Interprétations et citations légales :
- Code de la santé publique - Article L. 3131-15 : Cet article évoque les pouvoirs du Premier ministre pendant l'état d'urgence sanitaire et précise que les diverses mesures doivent être "strictement proportionnées" aux risques sanitaires encourus. Cela implique que les restrictions à la liberté de circuler doivent être évaluées en fonction des circonstances spécifiques.

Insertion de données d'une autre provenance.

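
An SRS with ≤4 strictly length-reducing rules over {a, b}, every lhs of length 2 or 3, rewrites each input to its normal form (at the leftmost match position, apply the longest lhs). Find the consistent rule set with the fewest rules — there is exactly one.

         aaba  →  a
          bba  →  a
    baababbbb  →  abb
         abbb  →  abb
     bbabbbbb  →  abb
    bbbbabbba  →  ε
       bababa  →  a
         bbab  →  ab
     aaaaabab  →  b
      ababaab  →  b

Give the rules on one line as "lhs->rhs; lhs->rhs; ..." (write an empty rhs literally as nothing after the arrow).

aa->; ba->a; bbb->bb

  | aaba => ba => a
  | bba => ba => a
  | baababbbb => aababbbb => babbbb => abbbb => abbb => abb
  | abbb => abb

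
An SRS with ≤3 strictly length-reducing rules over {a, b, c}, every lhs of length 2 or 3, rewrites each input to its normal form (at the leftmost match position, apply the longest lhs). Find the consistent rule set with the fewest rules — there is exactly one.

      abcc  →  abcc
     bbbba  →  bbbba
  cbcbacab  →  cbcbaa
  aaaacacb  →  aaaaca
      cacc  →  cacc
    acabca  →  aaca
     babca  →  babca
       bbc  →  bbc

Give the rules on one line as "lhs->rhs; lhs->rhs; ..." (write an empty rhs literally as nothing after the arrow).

  | abcc
  | bbbba
  | cbcbacab => cbcbaa
  | aaaacacb => aaaaca

acb->a; cab->a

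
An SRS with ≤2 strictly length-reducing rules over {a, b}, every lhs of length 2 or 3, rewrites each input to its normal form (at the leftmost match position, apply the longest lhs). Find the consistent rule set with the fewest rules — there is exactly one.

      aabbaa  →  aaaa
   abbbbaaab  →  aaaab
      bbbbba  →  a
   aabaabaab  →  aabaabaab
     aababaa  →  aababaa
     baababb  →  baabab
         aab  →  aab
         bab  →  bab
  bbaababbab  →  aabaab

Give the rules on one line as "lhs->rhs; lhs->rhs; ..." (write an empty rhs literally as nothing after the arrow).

  | aabbaa => aaaa
  | abbbbaaab => abbbaaab => abbaaab => aaaab
  | bbbbba => bbbba => bbba => bba => a
  | aabaabaab

bb->b; bba->a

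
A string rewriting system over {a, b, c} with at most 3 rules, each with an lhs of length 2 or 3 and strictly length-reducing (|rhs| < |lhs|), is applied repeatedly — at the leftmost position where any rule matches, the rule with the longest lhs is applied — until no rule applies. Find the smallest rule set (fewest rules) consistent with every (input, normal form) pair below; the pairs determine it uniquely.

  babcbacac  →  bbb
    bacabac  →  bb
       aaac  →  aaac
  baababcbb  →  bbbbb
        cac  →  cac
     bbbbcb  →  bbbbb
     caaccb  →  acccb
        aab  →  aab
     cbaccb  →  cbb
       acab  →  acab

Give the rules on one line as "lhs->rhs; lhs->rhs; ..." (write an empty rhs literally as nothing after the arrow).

ba->b; bc->b; caa->ac

  | babcbacac => bbcbacac => bbbacac => bbbcac => bbbac => bbbc => bbb
  | bacabac => bcabac => babac => bbac => bbc => bb
  | aaac
  | baababcbb => bababcbb => bbabcbb => bbbcbb => bbbbb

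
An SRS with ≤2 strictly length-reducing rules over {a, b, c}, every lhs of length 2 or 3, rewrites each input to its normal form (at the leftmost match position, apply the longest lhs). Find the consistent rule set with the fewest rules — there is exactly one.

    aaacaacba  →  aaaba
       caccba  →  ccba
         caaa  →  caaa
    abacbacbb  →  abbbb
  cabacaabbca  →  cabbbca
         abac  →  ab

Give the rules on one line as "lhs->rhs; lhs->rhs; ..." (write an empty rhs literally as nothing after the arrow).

ac->; baa->b

  | aaacaacba => aaaacba => aaaba
  | caccba => ccba
  | caaa
  | abacbacbb => abbacbb => abbbb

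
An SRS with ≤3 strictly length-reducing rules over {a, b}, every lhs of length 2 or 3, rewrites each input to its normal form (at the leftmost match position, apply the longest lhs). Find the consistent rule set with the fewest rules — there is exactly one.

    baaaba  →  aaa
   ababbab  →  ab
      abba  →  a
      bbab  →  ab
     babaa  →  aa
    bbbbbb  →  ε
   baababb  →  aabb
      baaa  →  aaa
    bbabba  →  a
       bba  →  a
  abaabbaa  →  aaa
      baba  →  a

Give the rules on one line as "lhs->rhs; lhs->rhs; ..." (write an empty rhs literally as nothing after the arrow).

  | baaaba => aaaba => aaa
  | ababbab => abbab => abab => ab
  | abba => aba => a
  | bbab => bab => ab

aba->a; ba->a; bbb->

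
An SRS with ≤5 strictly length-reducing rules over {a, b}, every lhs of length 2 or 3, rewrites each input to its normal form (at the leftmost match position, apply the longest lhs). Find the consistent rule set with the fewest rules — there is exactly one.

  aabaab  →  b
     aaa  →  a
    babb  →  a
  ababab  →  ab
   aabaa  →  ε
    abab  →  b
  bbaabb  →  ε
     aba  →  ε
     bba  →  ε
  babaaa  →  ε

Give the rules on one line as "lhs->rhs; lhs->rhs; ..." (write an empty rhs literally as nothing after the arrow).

aa->; ba->a; bb->; bba->bb

  | aabaab => baab => aab => b
  | aaa => a
  | babb => abb => a
  | ababab => aabab => bab => ab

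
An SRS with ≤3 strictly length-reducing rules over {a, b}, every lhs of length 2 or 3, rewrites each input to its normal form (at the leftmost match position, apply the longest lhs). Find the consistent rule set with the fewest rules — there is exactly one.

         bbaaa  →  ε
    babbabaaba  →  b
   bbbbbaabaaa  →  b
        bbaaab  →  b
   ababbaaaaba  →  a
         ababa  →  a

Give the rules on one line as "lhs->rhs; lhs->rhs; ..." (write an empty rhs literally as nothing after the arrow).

  | bbaaa => bbba => ba => ε
  | babbabaaba => bbabaaba => bbaaba => bbbba => bba => b
  | bbbbbaabaaa => bbbaabaaa => baabaaa => bbbaaa => baaa => bba => b
  | bbaaab => bbbab => bab => b

ba->; baa->bb; bbb->b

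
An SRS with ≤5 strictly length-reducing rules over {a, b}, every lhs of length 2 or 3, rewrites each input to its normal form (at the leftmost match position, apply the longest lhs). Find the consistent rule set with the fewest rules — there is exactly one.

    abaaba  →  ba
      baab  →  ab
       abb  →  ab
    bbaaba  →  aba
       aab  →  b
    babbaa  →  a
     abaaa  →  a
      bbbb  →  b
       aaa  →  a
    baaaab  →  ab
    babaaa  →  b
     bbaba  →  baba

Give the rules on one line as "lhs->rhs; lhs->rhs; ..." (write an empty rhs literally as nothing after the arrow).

  | abaaba => aaba => bba => ba
  | baab => ab
  | abb => ab
  | bbaaba => baaba => aba

aa->b; aaa->a; baa->a; bb->b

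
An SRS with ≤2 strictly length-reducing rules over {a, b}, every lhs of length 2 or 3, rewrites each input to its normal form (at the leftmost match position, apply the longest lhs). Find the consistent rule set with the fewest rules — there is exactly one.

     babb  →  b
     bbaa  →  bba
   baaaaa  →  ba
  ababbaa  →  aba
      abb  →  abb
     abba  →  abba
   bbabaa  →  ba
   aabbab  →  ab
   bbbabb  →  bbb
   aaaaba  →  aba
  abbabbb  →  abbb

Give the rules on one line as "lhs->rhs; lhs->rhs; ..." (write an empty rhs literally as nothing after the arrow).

aa->a; bab->

  | babb => b
  | bbaa => bba
  | baaaaa => baaaa => baaa => baa => ba
  | ababbaa => abaa => aba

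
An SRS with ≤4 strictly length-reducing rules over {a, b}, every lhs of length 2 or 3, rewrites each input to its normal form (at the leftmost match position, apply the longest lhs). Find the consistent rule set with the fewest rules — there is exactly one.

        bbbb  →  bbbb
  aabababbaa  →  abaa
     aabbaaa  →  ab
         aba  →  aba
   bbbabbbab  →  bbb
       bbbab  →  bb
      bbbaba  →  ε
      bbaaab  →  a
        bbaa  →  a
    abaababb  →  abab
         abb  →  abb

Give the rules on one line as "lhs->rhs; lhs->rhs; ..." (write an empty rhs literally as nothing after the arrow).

aaa->; aab->a; bba->

  | bbbb
  | aabababbaa => aababbaa => aabbaa => abaa
  | aabbaaa => abaaa => ab
  | aba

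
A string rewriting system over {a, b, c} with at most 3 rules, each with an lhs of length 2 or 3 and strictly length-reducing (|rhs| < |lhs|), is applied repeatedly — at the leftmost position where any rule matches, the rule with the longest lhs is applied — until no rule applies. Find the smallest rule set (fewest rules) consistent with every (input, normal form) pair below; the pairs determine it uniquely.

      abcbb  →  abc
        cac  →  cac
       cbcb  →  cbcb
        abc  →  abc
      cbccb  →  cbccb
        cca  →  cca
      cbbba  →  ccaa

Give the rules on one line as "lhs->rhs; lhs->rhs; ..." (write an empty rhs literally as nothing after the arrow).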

- Décret n° 2020-293 du 23 mars 2020 - Article 3 : Ce décret précise les restrictions relatives aux déplacements : "tout déplacement de personne hors de son domicile, à l'exception de certains déplacements obéissant aux motifs" énumérés. Les activités sportives individuelles, y compris la pratique du vélo, étaient autorisées sous certaines conditions (limite d'une heure dans un rayon maximal d'un kilomètre), établissant ainsi un cadre légal pour ces activités.
- Jurisprudence administrative : La décision de la cour reprend le principe selon lequel "les mesures ne sauraient être plus strictes que celles qui sont nécessaires pour atteindre l'objectif de santé publique". Ce fondement aide à soutenir l'argument selon lequel l'interdiction n'incluait pas des pratiques autorisées par le décret, ce qui a conduit à l'annulation de la décision gouvernementale en raison de son inadéquation face à situaions précises.
En synthèse, la décision souligne l'importance de la proportionnalité dans les mesures administratives pendant l'état d'urgence, en affirmant le droit d'exercer des activités physiques individuelles comme le vélo dans le respect des limitations prévues par la législation en vigueur.